TTF sustainability manager Anand Punja said that the case of the iconic US guitar maker was a warning to timber traders in the UK and the rest of Europe on the cost to bottom line and market reputation of breaking anti-illegal timber legislation.
It underlined the need for them to understand and prepare for the new European law, which comes into effect next March. Gibson paid US$350,000 to settle its three-year-old Lacey Act case and avoid criminal prosecution for importing illegal Madagascan ebony (ttjonline August 8, 2012).
It also forfeited US$260,000 of seized timber stocks. “Besides the payout itself, there is also the potential damage to the company’s image and brand, and the costs of having to implement new import controls and adapt to the use of different timber species,” said Mr Punja.
”It’s estimated that the real cost to Gibson was closer to US$1bn.” The penalties that UK companies will face for breaking the EUTR will not be known until the government puts it into UK law, and this may not be until the new year.
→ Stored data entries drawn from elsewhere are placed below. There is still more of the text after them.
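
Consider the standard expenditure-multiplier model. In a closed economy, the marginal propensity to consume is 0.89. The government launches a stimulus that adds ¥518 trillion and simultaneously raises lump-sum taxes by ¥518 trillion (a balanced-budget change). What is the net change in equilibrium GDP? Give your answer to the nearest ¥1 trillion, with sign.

Expenditure multiplier = 1/(1 − MPC) = 1/(1 − 0.89) = 1/0.11 ≈ 9.091.
ΔG contributes k·ΔG = (+¥518 trillion) / 0.11 ≈ +¥4,709.1 trillion.
ΔT of +¥518 trillion changes first-round spending by −c·ΔT = −¥461.02 trillion, contributing k·(−c·ΔT) = (−¥461.02 trillion) / 0.11 ≈ −¥4,191.1 trillion.
With ΔG = ΔT and no other leakages, the balanced-budget multiplier is 1, so ΔY = ΔG = +¥518 trillion.

+¥518 trillion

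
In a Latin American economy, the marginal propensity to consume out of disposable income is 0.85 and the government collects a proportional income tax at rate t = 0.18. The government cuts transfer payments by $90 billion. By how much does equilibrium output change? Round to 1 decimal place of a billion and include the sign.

−$252.5 billion

The transfer change shifts disposable income by −$90 billion, so first-round consumption changes by c·ΔTR = 0.85 × (−$90 billion) = −$76.5 billion.
Expenditure multiplier = 1/(1 − c(1−t)) = 1/(1 − 0.85×0.82) = 1/0.303 ≈ 3.3.
The transfer multiplier is c × k ≈ 2.805, so ΔY = k × (c·ΔTR) = (−$76.5 billion) / 0.303 ≈ −$252.5 billion.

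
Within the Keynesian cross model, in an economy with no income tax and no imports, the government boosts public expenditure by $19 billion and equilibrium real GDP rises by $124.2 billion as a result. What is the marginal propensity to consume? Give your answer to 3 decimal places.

Implied spending multiplier k = ΔY/ΔG = 124.2/19 ≈ 6.5368.
Since k = 1/(1 − MPC), MPC = 1 − 1/k = 1 − ΔG/ΔY = 1 − 19/124.2 ≈ 0.847.

0.847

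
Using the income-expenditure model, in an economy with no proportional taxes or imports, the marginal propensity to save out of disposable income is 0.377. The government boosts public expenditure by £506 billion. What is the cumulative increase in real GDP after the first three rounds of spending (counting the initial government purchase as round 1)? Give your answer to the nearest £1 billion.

£1,018 billion

MPC = 1 − MPS = 1 − 0.377 = 0.623.
Round 1 adds ΔG = £506 billion; each later round is MPC = 0.623 times the previous.
After 3 rounds: 506 + 315.238 + 196.393274 = ΔG·(1 − c^3)/(1 − c) = 506 × (1 − 0.241804367)/0.377 ≈ £1,018 billion.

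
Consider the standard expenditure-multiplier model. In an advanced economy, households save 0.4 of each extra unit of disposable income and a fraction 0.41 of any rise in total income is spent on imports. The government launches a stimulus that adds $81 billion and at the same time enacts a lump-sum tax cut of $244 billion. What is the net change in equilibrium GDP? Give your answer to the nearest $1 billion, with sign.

MPC = 1 − MPS = 1 − 0.4 = 0.6.
Expenditure multiplier = 1/(1 − c + m) = 1/(1 − 0.6 + 0.41) = 1/0.81 ≈ 1.235.
ΔG contributes k·ΔG = (+$81 billion) / 0.81 = +$100 billion.
ΔT of −$244 billion changes first-round spending by −c·ΔT = +$146.4 billion, contributing k·(−c·ΔT) = (+$146.4 billion) / 0.81 ≈ +$180.7 billion.
Net ΔY = k(ΔG − c·ΔT) = (+$227.4 billion) / 0.81 ≈ +$281 billion.

+$281 billion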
But
Mr Punja said they are likely to cover a spectrum, from seizure of goods, through fines, even prison sentences for serious or serial offenders.
“The National Measurement Office (NMO) [the Competent Authority (CA) responsible for policing the EUTR in the UK] will want to have the widest range of tools at their disposal and currently probably are ruling nothing out,” he said.
The TTF is running a series of workshops and presentations on the EUTR and its Responsible Purchasing Policy (RPP), the due diligence illegal timber risk assessment system designed to help compaies achieve compliance with the law. The first took place in London at the Building Centre.
It will next address the Scottish and North West Timber Trade Associations and participate in a British Furniture Association workshop on the issue. In October it will run an event on due diligence illegal timber risk assessment for temperate wood.